La bala perforó mi cerebro y me mató de forma instantánea. Mi cuerpo se desplomó y con él, ese sueño que junto con Nicole había creado. Su padre, para asegurarse de que nadie encontrara mi cadáver, me enterró en la parte más alejada del bosque, en esa donde nadie se atrevería a buscar. Y después de todo, ¿quién querría buscarme, si no tenía a nadie? Sólo la tenía a ella y, de seguro, al ver que no llegaría a pedir su mano como se lo había prometido, no querría saber de mí más nada. Eso fue lo que me dolió, más que el impacto de la bala, más que el morir: que se quedara con la idea de que no tuve el valor para luchar por ella o aún peor, que pensara que nunca la había amado, que todas mis palabras y todas mis caricias habían sido una mentira. Eso era lo que me dolía, pero no podía hacer nada para evitarlo. Estaba a tres metros bajo tierra, sin vida y condenado al olvido. No me quedó de otra que, con el último aliento que se desprendió de mí al momento de morir, orar porque algún día, aunque fuera en las manos de otro hombre, ella encontrara la felicidad.

 

Regresé a mi casa y me encerré en mi cuarto. Me metí en la tina para relajarme antes de irme a dormir. Me despojé de mi ropa, pensando que era mi morenito quien lo hacía. Cubrí mi cuerpo hasta el cuello y, por debajo del agua, empecé a acariciar mis senos, tal y como él solía hacerlo, con calma y ternura. Luego bajé a mi sexo y comencé a masturbarme, siempre pensando en él, en que su hermoso y enhiesto miembro era el que me atravesaba y no mis dedos. Me auto complacía con especial encanto, con el recuerdo de nuestro reciente encuentro y su promesa de luchar por mí en mi mente. Me auto penetraba con singular alegría, segura de que me amaba tanto como yo a él, segura de que algún día no muy lejano seríamos felices, viviríamos juntos y rodeados de una dicha eterna.
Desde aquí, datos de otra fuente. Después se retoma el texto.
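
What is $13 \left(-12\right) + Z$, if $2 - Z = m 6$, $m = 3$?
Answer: $-172$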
Exploté en medio de intensos espasmos y sin saber que a la mañana siguiente, él no se presentaría en mi casa y yo me sentiría la mujer más desdichada del planeta. Estallé en medio de gritos y sin siquiera imaginar que mi amado Jacinto estaba ya bajo tierra y sin vida, asesinado por ese mismo hombre que se decía mi padre y que días después me juraría querer sólo lo mejor para mí. Experimenté un avasallador orgasmo sin tener la más mínima idea de que por despecho, terminaría casada con un hombre guapo, rubio y millonario que mis padres me designarían. Me derramé sin saber que la idea de haber sido engañada por el hombre a quien le había entregado todo corrompería mi corazón, impidiéndome sentir el más mínimo placer nunca más. Me corrí sin imaginar que ese quien odiaba la idea de verme casada con un inmigrante, con un sucio indio como él lo llamaba, había venido años atrás, proveniente de México, en busca de fortuna a los Estados Unidos, sin papeles y cruzando el río Bravo. Como todo un mojado.